Falling commence avec le jeune Willis Peterson (Sverrir Gudnason) qui ramène sa femme Gwen (Hannah Gross) et le nouveau-né John à sa ferme près de la petite ville de Boonville dans le nord de l’État de New York. En privé, alors qu’il regarde Gwen endormie dans la voiture et que John gargouille à côté d’elle, Willis sourit avec un amour visible, mais alors à l’intérieur de la maison, avec Gwen allant chercher de l’eau et une nouvelle couche dans une autre pièce, Willis se penche sur son petit fils et murmure : « Je suis désolé de t’avoir mis au monde pour que tu meurs ». C’est un commentaire étrange, peut-être même évocateur d’une certaine pathologie, et loin de l’affection plus directe que Willis avait exprimée quelques instants plus tôt. Comme pour illustrer cette étrange proximité de la jeunesse à la mort que les mots de Willis mentionne, le film coupe à un avion de passagers dans lequel Willis, maintenant un vieil homme avec la démence (joué par Lance Henriksen), voyage avec l’adulte John (Viggo Mortensen, également auteur, réalisateur, producteur et compositeur du film). Alors que dans la scène précédente Willis aidait Gwen à changer la couche de John, John aide maintenant son père déconcerté et pugnace aux toilettes de bord, dans un renversement évident des rôles.
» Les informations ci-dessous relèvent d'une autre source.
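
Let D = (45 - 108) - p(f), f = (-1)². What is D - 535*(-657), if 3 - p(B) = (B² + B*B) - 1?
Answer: 351430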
Ces sauts dans le temps, de nos jours aux années 1960 et 1970, sont ce qui donne son titre au film, alors que Willis se glisse fréquemment dans des souvenirs fragmentés du passé, et que John lutte pour trouver quelque chose à chérir dans l’histoire dysfonctionnelle de sa famille.

Willis s’envole avec son fils pour Los Angeles, où il envisage sans enthousiasme d’acheter un appartement plus près de John et de la sœur de John, Sarah (Laura Linney). Sarah a maintenant un fils et une fille, tandis que John et son mari Eric (Terry Chen) ont une fille adoptive, Monica (Gabby Velis). Ce clan étendu du XXIe siècle représente un mélange libéral de races et de sexualités – et Willis raciste, misogyne et homophobe les teste tous, même si des flashbacks révèlent que sa toxicité répulsive n’est pas simplement un symptôme de sa démence. Cela a caractérisé une vie passée à constamment chasser une femme après l’autre, et à séparer ses propres enfants. Même maintenant, alors qu’il approche de sa fin, cet homme acariâtre aliène tout le monde avec ses insultes grossières, ses fantasmes loufoques et ses diatribes agressives. Toujours un râleur égocentrique, Willis est maintenant comme cet oncle embarrassant et lubrique qui sort du bois une fois par an aux réunions de famille, au grand dam de tous. John et Sarah veulent tous deux faire de leur mieux pour Willis dans ses années d’automne, même s’il fait tout son possible pour les offenser, les humilier et les déconcerter. Alors que le déclin de Willis, une autre connotation du titre du film, devient de plus en plus prononcé, Falling se transforme en résumé chronologique d’une vie, sans jamais céder la place au sentimentalisme. Dans une scène, Monica discute avec sa famille des derniers mots que les gens prononcent avant de mourir, des mots qui servent idéalement de résumé significatif des expériences et des sagesses acquises au cours des dernières décennies. Sans se gâter, disons que les derniers mots de Willis, tout en encapsulant certainement l’essence de son caractère, sont banals et pathétiques, et sa dernière expression d’amour est à la fois priapique, illusoire et entièrement privée.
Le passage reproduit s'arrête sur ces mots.